6 Giorgio Scotoni-Sergej I. Filonenko (a cura di), Retroscena della disfatta italiana in Russia nei documenti inediti dell’8a Armata, Panorama, Trento 2008, Volume I, pp. 174-175.

7 Vedi Aussme, M/3, busta 497, fascicolo 2 per i frequenti riferimenti all’impiego.

8 Vittore Querèl, Fronte Est. Un anno di guerra del Csir, L’Albero, Verona 1943; Id., Porta la vacca al toro.

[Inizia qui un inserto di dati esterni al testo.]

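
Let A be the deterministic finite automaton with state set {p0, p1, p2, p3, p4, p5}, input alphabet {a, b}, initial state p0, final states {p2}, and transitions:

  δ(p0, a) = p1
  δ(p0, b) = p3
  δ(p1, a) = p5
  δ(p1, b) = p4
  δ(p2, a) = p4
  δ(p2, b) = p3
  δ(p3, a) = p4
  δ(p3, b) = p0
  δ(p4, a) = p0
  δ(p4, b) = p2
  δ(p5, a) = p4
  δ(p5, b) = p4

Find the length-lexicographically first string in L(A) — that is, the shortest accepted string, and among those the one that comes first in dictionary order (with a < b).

A breadth-first search from p0 reaches an accepting state first via the path p0 → p1 → p4 → p2 on input abb.
No string of length < 3 is accepted (BFS exhausts all shorter strings without reaching an accepting state), and abb is the lexicographically least accepting string of length 3.

abb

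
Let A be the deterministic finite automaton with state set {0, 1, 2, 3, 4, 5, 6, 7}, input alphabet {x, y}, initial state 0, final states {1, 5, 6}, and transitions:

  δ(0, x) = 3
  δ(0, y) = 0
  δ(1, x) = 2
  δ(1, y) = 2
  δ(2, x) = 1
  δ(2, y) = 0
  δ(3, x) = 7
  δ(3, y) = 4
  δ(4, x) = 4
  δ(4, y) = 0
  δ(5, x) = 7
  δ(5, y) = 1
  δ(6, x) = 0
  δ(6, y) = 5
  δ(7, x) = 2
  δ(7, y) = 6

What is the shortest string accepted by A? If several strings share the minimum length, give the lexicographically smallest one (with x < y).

A breadth-first search from 0 reaches an accepting state first via the path 0 → 3 → 7 → 6 on input xxy.
No string of length < 3 is accepted (BFS exhausts all shorter strings without reaching an accepting state), and xxy is the lexicographically least accepting string of length 3.

xxy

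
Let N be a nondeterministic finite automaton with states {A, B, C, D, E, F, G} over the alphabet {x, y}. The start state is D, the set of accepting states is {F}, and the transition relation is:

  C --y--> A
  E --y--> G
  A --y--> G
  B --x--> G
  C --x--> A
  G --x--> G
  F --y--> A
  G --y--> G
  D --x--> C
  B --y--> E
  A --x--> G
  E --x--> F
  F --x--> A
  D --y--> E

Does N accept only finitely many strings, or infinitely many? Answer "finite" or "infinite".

The useful states (reachable from D and able to reach an accepting state) are {D, E, F}.
Restricted to these states the transition graph has no cycle, so every accepting path has bounded length and L is finite.

finite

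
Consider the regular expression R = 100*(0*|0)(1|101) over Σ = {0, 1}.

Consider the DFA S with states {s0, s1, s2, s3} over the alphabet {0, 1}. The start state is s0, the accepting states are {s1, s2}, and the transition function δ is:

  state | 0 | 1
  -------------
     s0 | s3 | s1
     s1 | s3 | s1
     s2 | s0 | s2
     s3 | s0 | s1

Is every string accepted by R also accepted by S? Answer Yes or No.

Converting the expression R to a DFA (subset construction, then merging equivalent states) gives the minimal DFA with states {r0, r1, r2, r3, r4, r5, r6}, start state r0, accepting states {r4, r6} and transitions r0: 0→r1, 1→r2; r1: 0→r1, 1→r1; r2: 0→r3, 1→r1; r3: 0→r3, 1→r4; r4: 0→r5, 1→r1; r5: 0→r1, 1→r6; r6: 0→r1, 1→r1.
Exploring the product automaton R × S from the start pair (r0, s0), following both machines on each input symbol, reaches 10 state pairs: (r0, s0), (r1, s3), (r2, s1), (r1, s0), (r1, s1), (r3, s3), (r3, s0), (r4, s1), (r5, s3), (r6, s1).
R accepts in {r4, r6} and S accepts in {s1, s2}. The reachable pairs whose R-component is accepting are (r4, s1), (r6, s1); in each of them the S-component is accepting too, so the product for L(R) \ L(S) (R-component accepting, S-component rejecting) has no reachable accepting pair and the difference is empty.
Hence every string in L(R) is also in L(S).

Yes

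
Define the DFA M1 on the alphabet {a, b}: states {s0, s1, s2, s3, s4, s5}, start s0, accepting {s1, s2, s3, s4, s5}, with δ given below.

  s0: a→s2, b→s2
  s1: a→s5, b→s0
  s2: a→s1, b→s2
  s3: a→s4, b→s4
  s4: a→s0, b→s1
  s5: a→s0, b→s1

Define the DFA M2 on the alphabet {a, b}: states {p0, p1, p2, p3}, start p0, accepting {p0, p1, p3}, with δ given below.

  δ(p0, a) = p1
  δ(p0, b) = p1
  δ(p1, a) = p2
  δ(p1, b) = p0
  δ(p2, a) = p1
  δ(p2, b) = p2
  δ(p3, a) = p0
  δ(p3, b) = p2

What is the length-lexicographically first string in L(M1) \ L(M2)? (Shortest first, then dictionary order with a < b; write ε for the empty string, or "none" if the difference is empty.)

The string aa is accepted by M1 but not by M2.
No shorter string lies in the difference, and aa is the lexicographically first length-2 string in L(M1) \ L(M2).

aa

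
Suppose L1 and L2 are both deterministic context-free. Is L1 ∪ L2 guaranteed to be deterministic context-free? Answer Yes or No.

No

{aⁿbⁿ : n≥0} and {aⁿb²ⁿ : n≥0} are each accepted by a deterministic PDA (push the a's; pop one per b, respectively one per two b's), but their union U is not. Suppose a DPDA M accepted U. Being deterministic, M has a single run on aⁿb²ⁿ, and since aⁿbⁿ ∈ U that run passes through an accepting configuration right after consuming the prefix aⁿbⁿ and then goes on to accept again after n more b's. Build an ordinary (nondeterministic) PDA M′ that simulates M on a's and b's and, at any moment when M is in an accepting state, may switch to a second mode in which it reads only c's, feeding each c to M as a b; M′ accepts when M does. Then M′ accepts aⁱbʲcᵏ (k≥1) exactly when both aⁱbʲ ∈ U and aⁱbʲ⁺ᵏ ∈ U, and checking the four cases (i=j or j=2i, combined with j+k=i or j+k=2i) leaves only i=j=k: so L(M′) ∩ a*b*c⁺ = {aⁿbⁿcⁿ : n≥1} would be context-free, which it is not (pumping lemma) — contradiction. (The union is an unambiguous CFL; it is determinism, not unambiguity, that fails.)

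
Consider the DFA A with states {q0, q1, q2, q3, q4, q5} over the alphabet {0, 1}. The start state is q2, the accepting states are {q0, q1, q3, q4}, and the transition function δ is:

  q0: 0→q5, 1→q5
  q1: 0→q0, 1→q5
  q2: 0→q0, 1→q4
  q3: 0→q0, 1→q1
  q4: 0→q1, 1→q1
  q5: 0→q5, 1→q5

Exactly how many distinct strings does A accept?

6

The useful subgraph on states {q0, q1, q2, q4} is acyclic, so L(A) is finite; the longest accepting path visits 4 useful states, giving maximum string length 3.
Counting accepting paths from q2 by length: 2 of length 1, 2 of length 2, 2 of length 3. Total 6.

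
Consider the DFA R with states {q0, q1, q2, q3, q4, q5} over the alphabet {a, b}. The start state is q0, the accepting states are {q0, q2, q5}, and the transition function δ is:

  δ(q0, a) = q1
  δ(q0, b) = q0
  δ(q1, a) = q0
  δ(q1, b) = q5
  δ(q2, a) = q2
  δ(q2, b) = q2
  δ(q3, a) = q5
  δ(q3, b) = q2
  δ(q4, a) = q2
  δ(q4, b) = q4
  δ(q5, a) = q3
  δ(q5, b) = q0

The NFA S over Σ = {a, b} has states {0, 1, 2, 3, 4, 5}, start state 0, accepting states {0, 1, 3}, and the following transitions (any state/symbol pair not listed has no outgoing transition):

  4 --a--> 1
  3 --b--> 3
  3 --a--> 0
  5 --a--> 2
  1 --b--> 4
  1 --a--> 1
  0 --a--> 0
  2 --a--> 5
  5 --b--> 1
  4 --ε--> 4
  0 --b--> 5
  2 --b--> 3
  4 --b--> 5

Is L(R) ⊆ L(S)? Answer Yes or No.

No

The string b is in L(R) but not in L(S).
So L(R) ⊄ L(S).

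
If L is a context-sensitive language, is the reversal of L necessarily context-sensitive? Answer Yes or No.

Yes

Reversing both sides of every production of a noncontracting (context-sensitive) grammar gives another noncontracting grammar, and it generates Lᴿ; equivalently an LBA can reverse its tape in place and then run the machine for L.
So the context-sensitive languages are closed under reversal.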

La Divisione Torino al fronte russo, Trevi, Roma 1973.

9 V. Querèl, Fronte Est, cit., p. 248; Aussme, M/3, busta 497, fascicolo 2, Allegato 152: comunicazione telefonica dal Comando della Divisione Torino al Comando del Csir, non firmato [ma sicuramente generale Luigi Manzi], 9 dicembre 1941.

10 V. Querèl, Fronte Est, cit., pp. 247-248.

11 Aussme, M/3, busta 497, fascicolo 2, Allegato 10: fonogramma dal Comando del Csir al Comando della 1a Compagnia lanciafiamme, firmato generale Giovanni Messe, 1 dicembre 1941.

12 V. Querèl, Fronte Est, cit., pp. 178 e 246-248.

13 Aussme, N/11, busta 4007, fascicolo «Csir: novembre 1941»: telescritto dal Comando del Csir al Comando supremo, firmato Messe, 10 dicembre 1941.

14 Aussme, L/14, busta 79, fascicolo 4: Relazione sull’impiego del III plotone lanciafiamme assegnato alla Div. Torino, firmato capitano Giuseppe Marino, non datato [ma dicembre 1941].

15 V. Querèl, Fronte Est, cit., pp. 249, 258-264 (260 per la citazione).

16 Di questo e di altri episodi di caccia ai partigiani parla Raffaello Pannacci, L’occupazione italiana in Urss. La presenza fascista fra Russia e Ucraina (1941-1943), Carocci, Roma 2023, pp. 91-116.

17 Testimonianza citata in Antonio Bellati (a cura di), Italjanskij choroscij-Italiano buono. Gli alpini valsassinesi reduci dalla campagna di Russia raccontano ancora, Banca di piccolo credito valtellinese, Sondrio 1985, p. 73.